Pause and think: Why does “visited” need to be a three-state colour rather than a simple boolean for directed-graph cycle detection? Consider a graph A → B → C and A → C. When DFS explores from A, it visits B, then C through B, marks C black, returns to B, marks B black, returns to A — then tries A → C again and finds C already BLACK. No cycle. Now try A → B → C → A. When DFS is exploring the path A → B → C, vertex A is still GRAY (on the current path). Finding a GRAY vertex is exactly the signal that identifies a back edge — and a back edge means a cycle. A two-colour approach (visited/not-visited) would confuse “was already fully explored via a different path” with “is currently on this very path” — the first is harmless, the second means a cycle.

BFS explores in widening rings from the source: all vertices at distance 1 first, then all at distance 2, and so on. A queue enforces this discipline — the data structure that guarantees first-discovered, first-explored:

void bfs(const Graph *g, int source, int distance[]) {
    bool visited[MAX_V] = { false };
    int  queue[MAX_V];
    int  front = 0, back = 0;

    for (int i = 0; i < g->num_vertices; i++) distance[i] = -1;

    visited[source]  = true;
    distance[source] = 0;
    queue[back++]    = source;

    while (front < back) {
        int u = queue[front++];
        for (int i = 0; i < g->adj[u].count; i++) {
            int v = g->adj[u].edges[i].to;
            if (!visited[v]) {
                visited[v]   = true;
                distance[v]  = distance[u] + 1;   /* one step further than u */
                queue[back++] = v;
            }
        }
    }
}

The key guarantee: in an unweighted graph, distance[v] after BFS is the true minimum number of edges on any path from source to v. This follows from the order of processing — BFS never visits a vertex at distance k until all vertices at distance k-1 are fully processed, so the first time BFS reaches any vertex, it has taken the shortest possible route.

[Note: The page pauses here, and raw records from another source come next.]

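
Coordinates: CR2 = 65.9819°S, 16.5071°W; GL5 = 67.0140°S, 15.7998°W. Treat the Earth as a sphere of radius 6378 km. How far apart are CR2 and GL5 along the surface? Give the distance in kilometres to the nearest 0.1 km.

119.1 km

Δφ = -1.0321°,  Δλ = 0.7073°
a = sin²(Δφ/2) + cos φ₁ cos φ₂ sin²(Δλ/2) = 0.000087
c = 2·arcsin(√a) = 0.018674 rad = 1.0699°
d = R·c = 6378 × 0.018674 = 119.1 km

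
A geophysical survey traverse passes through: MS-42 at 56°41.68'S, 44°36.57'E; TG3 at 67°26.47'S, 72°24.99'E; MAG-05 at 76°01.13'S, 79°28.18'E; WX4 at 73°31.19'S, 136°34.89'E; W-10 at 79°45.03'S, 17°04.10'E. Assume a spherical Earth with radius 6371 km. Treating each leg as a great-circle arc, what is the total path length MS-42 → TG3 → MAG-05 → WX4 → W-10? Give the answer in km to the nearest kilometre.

MS-42: φ = -56.69467°, λ = +44.60950°
TG3: φ = -67.44117°, λ = +72.41650°
MAG-05: φ = -76.01883°, λ = +79.46967°
WX4: φ = -73.51983°, λ = +136.58150°
W-10: φ = -79.75050°, λ = +17.06833°
MS-42→TG3: c = 0.290375 rad, d = 1849.98 km
TG3→MAG-05: c = 0.154340 rad, d = 983.30 km
MAG-05→WX4: c = 0.254748 rad, d = 1623.00 km
WX4→W-10: c = 0.405895 rad, d = 2585.95 km
Total = 1849.98 + 983.30 + 1623.00 + 2585.95 = 7042.24 km

7042 km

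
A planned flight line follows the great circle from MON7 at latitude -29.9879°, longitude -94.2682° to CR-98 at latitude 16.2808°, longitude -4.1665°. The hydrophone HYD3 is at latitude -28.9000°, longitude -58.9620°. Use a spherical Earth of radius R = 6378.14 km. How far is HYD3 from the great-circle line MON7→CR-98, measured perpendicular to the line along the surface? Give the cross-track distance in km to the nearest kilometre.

δ₁₃ = central angle MON7→HYD3 = 0.534830 rad  (haversine)
θ₁₃ = bearing MON7→HYD3 = 96.930°,  θ₁₂ = bearing MON7→CR-98 = 75.852°
dₓₜ = R·arcsin(sin δ₁₃ · sin(θ₁₃ − θ₁₂)) = 6378.14·arcsin(0.50969·sin(21.078°)) = 1175.772 km
|dₓₜ| = 1175.772 km

1176 km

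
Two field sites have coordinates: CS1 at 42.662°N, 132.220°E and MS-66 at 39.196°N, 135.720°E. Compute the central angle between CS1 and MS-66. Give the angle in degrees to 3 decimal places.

4.359°

Δφ = -3.4660°,  Δλ = 3.5000°
a = sin²(Δφ/2) + cos φ₁ cos φ₂ sin²(Δλ/2) = 0.001446
c = 2·arcsin(√a) = 0.076073 rad = 4.3586°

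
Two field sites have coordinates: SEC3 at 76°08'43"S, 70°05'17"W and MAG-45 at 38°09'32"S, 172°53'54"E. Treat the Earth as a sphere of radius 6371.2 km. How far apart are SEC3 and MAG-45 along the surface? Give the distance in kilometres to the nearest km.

SEC3: φ = -76.14528°, λ = -70.08806°
MAG-45: φ = -38.15889°, λ = +172.89833°
Δφ = 37.9864°,  Δλ = -117.0136°
a = sin²(Δφ/2) + cos φ₁ cos φ₂ sin²(Δλ/2) = 0.242826
c = 2·arcsin(√a) = 1.030549 rad = 59.0461°
d = R·c = 6371.2 × 1.030549 = 6565.8 km

6566 km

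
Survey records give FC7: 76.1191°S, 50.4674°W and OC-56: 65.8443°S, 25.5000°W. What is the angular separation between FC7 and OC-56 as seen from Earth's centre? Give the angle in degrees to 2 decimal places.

Δφ = 10.2748°,  Δλ = 24.9674°
a = sin²(Δφ/2) + cos φ₁ cos φ₂ sin²(Δλ/2) = 0.012605
c = 2·arcsin(√a) = 0.225022 rad = 12.8928°

12.89°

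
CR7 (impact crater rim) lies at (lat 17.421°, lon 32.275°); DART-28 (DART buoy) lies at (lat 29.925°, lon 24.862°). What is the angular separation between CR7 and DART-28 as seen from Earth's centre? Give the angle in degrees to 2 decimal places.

14.22°

Δφ = 12.5040°,  Δλ = -7.4130°
a = sin²(Δφ/2) + cos φ₁ cos φ₂ sin²(Δλ/2) = 0.015315
c = 2·arcsin(√a) = 0.248146 rad = 14.2177°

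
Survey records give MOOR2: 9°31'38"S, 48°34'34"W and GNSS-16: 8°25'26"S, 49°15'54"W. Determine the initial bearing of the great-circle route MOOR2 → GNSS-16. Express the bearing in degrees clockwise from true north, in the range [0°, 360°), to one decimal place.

328.3°

MOOR2: φ = -9.52722°, λ = -48.57611°
GNSS-16: φ = -8.42389°, λ = -49.26500°
Δλ = -0.6889°
y = sin Δλ · cos φ₂ = -0.011893
x = cos φ₁ sin φ₂ − sin φ₁ cos φ₂ cos Δλ = 0.019244
θ = atan2(y, x) = -31.7176° → 328.2824° (mod 360°)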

Time: Θ(V + E) — same as DFS, same code structure, but the queue vs. stack is the entire difference in which vertices get visited in which order.

Try it yourself: On a small graph with 5 vertices and edges {0-1, 0-2, 1-3, 2-3, 3-4}, trace BFS from vertex 0 step by step — write out the queue contents and distance[] array after each dequeue. Then trace DFS from vertex 0 recursively. Compared to BFS, in what order does DFS visit the vertices? Is the DFS visit order a shortest-path order? Why or why not?

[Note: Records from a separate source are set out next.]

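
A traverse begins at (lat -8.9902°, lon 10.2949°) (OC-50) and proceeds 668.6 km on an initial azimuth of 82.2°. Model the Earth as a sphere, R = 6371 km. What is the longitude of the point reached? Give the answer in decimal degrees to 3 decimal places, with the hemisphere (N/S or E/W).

δ = d/R = 668.6/6371 = 0.104944 rad
φ₂ = arcsin(sin φ₁ cos δ + cos φ₁ sin δ cos θ)
   = arcsin(-0.15627·0.99450 + 0.98772·0.10475·0.13572) = -8.12678°
λ₂ = λ₁ + atan2(sin θ sin δ cos φ₁, cos δ − sin φ₁ sin φ₂) = 16.31258°

16.313°E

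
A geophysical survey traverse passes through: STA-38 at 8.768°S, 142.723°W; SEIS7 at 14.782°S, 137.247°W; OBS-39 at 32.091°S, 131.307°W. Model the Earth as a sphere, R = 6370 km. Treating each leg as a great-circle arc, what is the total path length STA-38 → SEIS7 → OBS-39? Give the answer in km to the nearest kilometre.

STA-38→SEIS7: c = 0.140578 rad, d = 895.48 km
SEIS7→OBS-39: c = 0.316547 rad, d = 2016.41 km
Total = 895.48 + 2016.41 = 2911.89 km

2912 km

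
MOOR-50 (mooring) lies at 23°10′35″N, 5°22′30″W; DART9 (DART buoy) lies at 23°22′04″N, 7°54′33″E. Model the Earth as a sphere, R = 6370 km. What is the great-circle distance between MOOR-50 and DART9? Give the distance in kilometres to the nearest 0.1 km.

MOOR-50: φ = +23.17639°, λ = -5.37500°
DART9: φ = +23.36778°, λ = +7.90917°
Δφ = 0.1914°,  Δλ = 13.2842°
a = sin²(Δφ/2) + cos φ₁ cos φ₂ sin²(Δλ/2) = 0.011293
c = 2·arcsin(√a) = 0.212940 rad = 12.2006°
d = R·c = 6370 × 0.212940 = 1356.4 km

1356.4 km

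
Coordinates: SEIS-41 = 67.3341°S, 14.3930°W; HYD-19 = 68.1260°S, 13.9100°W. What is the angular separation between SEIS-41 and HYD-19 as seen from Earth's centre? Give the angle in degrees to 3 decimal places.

Δφ = -0.7919°,  Δλ = 0.4830°
a = sin²(Δφ/2) + cos φ₁ cos φ₂ sin²(Δλ/2) = 0.000050
c = 2·arcsin(√a) = 0.014186 rad = 0.8128°

0.813°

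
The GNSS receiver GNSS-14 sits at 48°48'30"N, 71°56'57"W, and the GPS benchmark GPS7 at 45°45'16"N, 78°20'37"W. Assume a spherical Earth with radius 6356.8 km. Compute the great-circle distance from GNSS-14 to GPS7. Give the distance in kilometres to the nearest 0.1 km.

588.3 km

GNSS-14: φ = +48.80833°, λ = -71.94917°
GPS7: φ = +45.75444°, λ = -78.34361°
Δφ = -3.0539°,  Δλ = -6.3944°
a = sin²(Δφ/2) + cos φ₁ cos φ₂ sin²(Δλ/2) = 0.002139
c = 2·arcsin(√a) = 0.092541 rad = 5.3022°
d = R·c = 6356.8 × 0.092541 = 588.3 km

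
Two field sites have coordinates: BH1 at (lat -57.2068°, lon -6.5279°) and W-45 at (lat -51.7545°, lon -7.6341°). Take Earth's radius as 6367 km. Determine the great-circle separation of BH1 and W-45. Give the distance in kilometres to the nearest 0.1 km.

610.1 km

Δφ = 5.4523°,  Δλ = -1.1062°
a = sin²(Δφ/2) + cos φ₁ cos φ₂ sin²(Δλ/2) = 0.002293
c = 2·arcsin(√a) = 0.095816 rad = 5.4899°
d = R·c = 6367 × 0.095816 = 610.1 km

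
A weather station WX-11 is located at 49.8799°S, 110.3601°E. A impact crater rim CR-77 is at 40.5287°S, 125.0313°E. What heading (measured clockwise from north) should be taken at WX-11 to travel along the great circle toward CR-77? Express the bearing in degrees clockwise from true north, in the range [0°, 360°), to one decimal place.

53.3°

Δλ = 14.6712°
y = sin Δλ · cos φ₂ = 0.192507
x = cos φ₁ sin φ₂ − sin φ₁ cos φ₂ cos Δλ = 0.143535
θ = atan2(y, x) = 53.2915° → 53.2915° (mod 360°)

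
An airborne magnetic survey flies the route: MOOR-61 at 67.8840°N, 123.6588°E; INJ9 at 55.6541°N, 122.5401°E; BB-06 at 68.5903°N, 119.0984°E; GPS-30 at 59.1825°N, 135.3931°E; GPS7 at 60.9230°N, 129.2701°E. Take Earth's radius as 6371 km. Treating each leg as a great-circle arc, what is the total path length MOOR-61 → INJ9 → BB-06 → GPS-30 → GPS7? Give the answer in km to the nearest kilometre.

4508 km

MOOR-61→INJ9: c = 0.213643 rad, d = 1361.12 km
INJ9→BB-06: c = 0.227433 rad, d = 1448.97 km
BB-06→GPS-30: c = 0.205113 rad, d = 1306.77 km
GPS-30→GPS7: c = 0.061356 rad, d = 390.90 km
Total = 1361.12 + 1448.97 + 1306.77 + 390.90 = 4507.77 km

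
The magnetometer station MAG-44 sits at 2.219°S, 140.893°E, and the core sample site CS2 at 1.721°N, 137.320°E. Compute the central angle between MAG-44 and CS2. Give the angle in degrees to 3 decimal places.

Δφ = 3.9400°,  Δλ = -3.5730°
a = sin²(Δφ/2) + cos φ₁ cos φ₂ sin²(Δλ/2) = 0.002152
c = 2·arcsin(√a) = 0.092822 rad = 5.3183°

5.318°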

Topological Sort: Ordering Dependencies

A topological ordering of a DAG lists vertices such that for every directed edge (u → v), u appears before v. This is the algorithmic foundation of build systems, course prerequisites, package installers, and spreadsheet recalculation.

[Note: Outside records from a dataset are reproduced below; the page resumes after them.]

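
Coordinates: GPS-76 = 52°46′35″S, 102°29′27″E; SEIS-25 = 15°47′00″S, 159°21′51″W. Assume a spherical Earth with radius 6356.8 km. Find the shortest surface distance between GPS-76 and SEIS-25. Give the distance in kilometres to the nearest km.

GPS-76: φ = -52.77639°, λ = +102.49083°
SEIS-25: φ = -15.78333°, λ = -159.36417°
Δφ = 36.9931°,  Δλ = 98.1450°
a = sin²(Δφ/2) + cos φ₁ cos φ₂ sin²(Δλ/2) = 0.432943
c = 2·arcsin(√a) = 1.436276 rad = 82.2926°
d = R·c = 6356.8 × 1.436276 = 9130.1 km

9130 km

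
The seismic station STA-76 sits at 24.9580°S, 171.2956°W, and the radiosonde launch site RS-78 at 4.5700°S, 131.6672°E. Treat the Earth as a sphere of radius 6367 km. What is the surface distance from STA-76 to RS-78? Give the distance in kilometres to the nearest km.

Δφ = 20.3880°,  Δλ = -57.0372°
a = sin²(Δφ/2) + cos φ₁ cos φ₂ sin²(Δλ/2) = 0.237331
c = 2·arcsin(√a) = 1.017685 rad = 58.3091°
d = R·c = 6367 × 1.017685 = 6479.6 km

6480 km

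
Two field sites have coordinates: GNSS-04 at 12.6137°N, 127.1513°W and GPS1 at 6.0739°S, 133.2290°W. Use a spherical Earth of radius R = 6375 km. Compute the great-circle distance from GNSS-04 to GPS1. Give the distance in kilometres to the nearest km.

Δφ = -18.6876°,  Δλ = -6.0777°
a = sin²(Δφ/2) + cos φ₁ cos φ₂ sin²(Δλ/2) = 0.029087
c = 2·arcsin(√a) = 0.342776 rad = 19.6396°
d = R·c = 6375 × 0.342776 = 2185.2 km

2185 km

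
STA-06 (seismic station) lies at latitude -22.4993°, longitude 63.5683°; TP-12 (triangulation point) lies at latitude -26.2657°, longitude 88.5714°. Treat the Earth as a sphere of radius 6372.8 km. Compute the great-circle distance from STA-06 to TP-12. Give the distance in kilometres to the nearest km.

2563 km

Δφ = -3.7664°,  Δλ = 25.0031°
a = sin²(Δφ/2) + cos φ₁ cos φ₂ sin²(Δλ/2) = 0.039901
c = 2·arcsin(√a) = 0.402211 rad = 23.0450°
d = R·c = 6372.8 × 0.402211 = 2563.2 km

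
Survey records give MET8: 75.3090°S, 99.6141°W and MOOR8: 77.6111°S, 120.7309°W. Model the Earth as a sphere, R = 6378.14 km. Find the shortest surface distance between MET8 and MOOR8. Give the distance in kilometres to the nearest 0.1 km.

602.7 km

Δφ = -2.3021°,  Δλ = -21.1168°
a = sin²(Δφ/2) + cos φ₁ cos φ₂ sin²(Δλ/2) = 0.002230
c = 2·arcsin(√a) = 0.094490 rad = 5.4139°
d = R·c = 6378.14 × 0.094490 = 602.7 km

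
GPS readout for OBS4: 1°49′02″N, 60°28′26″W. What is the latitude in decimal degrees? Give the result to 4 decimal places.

1.8172°N

1° + 49′/60 + 2″/3600 = 1 + 0.81667 + 0.00056 = 1.8172°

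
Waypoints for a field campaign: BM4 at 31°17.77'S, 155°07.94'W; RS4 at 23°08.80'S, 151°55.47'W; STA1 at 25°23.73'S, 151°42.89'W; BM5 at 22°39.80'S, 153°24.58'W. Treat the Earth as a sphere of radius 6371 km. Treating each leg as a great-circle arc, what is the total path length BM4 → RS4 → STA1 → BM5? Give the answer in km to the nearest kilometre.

BM4: φ = -31.29617°, λ = -155.13233°
RS4: φ = -23.14667°, λ = -151.92450°
STA1: φ = -25.39550°, λ = -151.71483°
BM5: φ = -22.66333°, λ = -153.40967°
BM4→RS4: c = 0.150672 rad, d = 959.93 km
RS4→STA1: c = 0.039391 rad, d = 250.96 km
STA1→BM5: c = 0.054805 rad, d = 349.16 km
Total = 959.93 + 250.96 + 349.16 = 1560.05 km

1560 km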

Kahn’s algorithm uses BFS starting from all vertices with in-degree 0 (nothing they depend on), repeatedly removing each processed vertex and decrementing the in-degree of its neighbours — adding any that reach 0 to the queue:

#include <string.h>

int topological_sort_kahn(const Graph *g, int result[]) {
    int in_degree[MAX_V];
    int queue[MAX_V];
    int front = 0, back = 0;
    int count = 0;

    memset(in_degree, 0, sizeof(in_degree));
    for (int u = 0; u < g->num_vertices; u++)
        for (int i = 0; i < g->adj[u].count; i++)
            in_degree[g->adj[u].edges[i].to]++;

    for (int u = 0; u < g->num_vertices; u++)
        if (in_degree[u] == 0) queue[back++] = u;

    while (front < back) {
        int u = queue[front++];
        result[count++] = u;
        for (int i = 0; i < g->adj[u].count; i++) {
            int v = g->adj[u].edges[i].to;
            if (--in_degree[v] == 0) queue[back++] = v;
        }
    }

    /* if count < num_vertices, a cycle exists — no valid ordering */
    return count;
}

If the result contains fewer than V vertices, the graph has a cycle — some vertices could never reach in-degree 0 because they are part of a loop. Topological sort and cycle detection are two sides of the same question: “is this a DAG?”

Shortest Paths in Weighted Graphs

BFS finds shortest paths when all edges cost 1. For weighted graphs, the edge weight matters.

Dijkstra’s algorithm (non-negative weights) — greedily finalize the closest unvisited vertex and relax its neighbours. The simple array-scan version runs in O(V²); a min-heap version runs in O((V + E) log V). Covered in full in the Algorithms course’s Graph Algorithms chapter, including the correctness proof.

Bellman-Ford (negative weights allowed) — relax every edge V − 1 times. Slower at O(V · E) but handles negative weights and detects negative cycles.

Choosing a Representation

ScenarioReach for
Dense graph (E close to V²), frequent edge-existence queriesAdjacency matrix
Sparse graph — the common caseAdjacency list
”Is v reachable from u?”, connected components, cycle detectionDFS
Shortest path (unweighted), level-order processing, bipartitenessBFS
Valid ordering of tasks with dependenciesTopological sort
Shortest path (weighted, non-negative)Dijkstra
Shortest path (negative weights possible)Bellman-Ford

Bringing It Together: Practice as a Problem-Solver

  1. Representation trade-off. You’re building a social network with 100 million users where the average person has 300 friends. Compute the space used by (a) an adjacency matrix and (b) an adjacency list (assume 8 bytes per pointer/integer). Which is feasible? What does this tell you about when “the simple approach” becomes physically impossible regardless of algorithmic cleverness?

  2. Trace cycle detection. Draw a directed graph with vertices {A, B, C, D} and edges A→B, B→C, C→D, D→B. Trace has_cycle_util starting at A, writing the color[] array at every step. Identify exactly which recursive call sets the flag and returns true — and confirm that the vertex it finds in GRAY state is indeed part of the cycle.

  3. Implement and verify Kahn’s algorithm. Build the dependency graph for compiling five source files: main.c depends on utils.h and io.h; io.c depends on io.h; utils.c depends on utils.h. Encode this as a directed graph, run topological_sort_kahn, and verify the result is a valid build order. Now add an impossible dependency (utils.h depends on main.c) and re-run — confirm the function detects the cycle by returning a count less than the vertex count.

  4. BFS vs. DFS selection. For each of the following, decide whether BFS or DFS is the better tool and explain precisely why the structure of the problem maps to that traversal’s characteristic behaviour: (a) finding the shortest sequence of Wikipedia “see also” links connecting two articles; (b) finding whether a maze has any solution at all; (c) finding all courses a student must complete (directly or indirectly) before taking “Advanced Algorithms.”